Investigating the effects of pore types on the pore geometry, topology and electrical resistivity in fractured and vuggy samples using pore-scale models

The interpretation of electrical resistivity for assessing the saturation in rocks with complicated pore structures and various pore types requires the intrinsic parameters quantifying pore structures incorporated in modified resistivity models. Therefore, the objectives are to investigate pore types effect on the pore morphology and electrical resistivity and to determine the key pore morphological parameters for each pore type. The maximal ball method was applied to extract the pore networks of the reconstructed pore-scale models using a process-based method, and the pore morphology was characterized using a pore-network analysis and a random walk simulation. The resistivity was simulated using a finite element method.
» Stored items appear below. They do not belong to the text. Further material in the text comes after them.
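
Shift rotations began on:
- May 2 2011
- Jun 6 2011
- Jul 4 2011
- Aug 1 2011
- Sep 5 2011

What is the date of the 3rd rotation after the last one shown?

Dec 5 2011

All dates are Mondays, 35, 28, 28, 35 days apart.
Specifically, the 1st Monday of each month.
1st Monday of October 2011: Oct 3 2011.
1st Monday of November 2011: Nov 7 2011.
1st Monday of December 2011: Dec 5 2011.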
The key parameters determined by the Morris screening method for the fractured, isolated and connected vuggy models were the Euler number, the cross-sectional pore-to-throat area ratio (PTAR) and the pore radius, respectively. The qualitative relationships between the Euler number, the PTAR and the porosity exponent for the fractured and vuggy models were determined and validated using three Coquinas carbonates. This investigation will help to elucidate the variations of the porosity exponent and to further derive a new electrical resistivity model that correlates the pore morphology to the resistivity in fractured and vuggy carbonate reservoirs.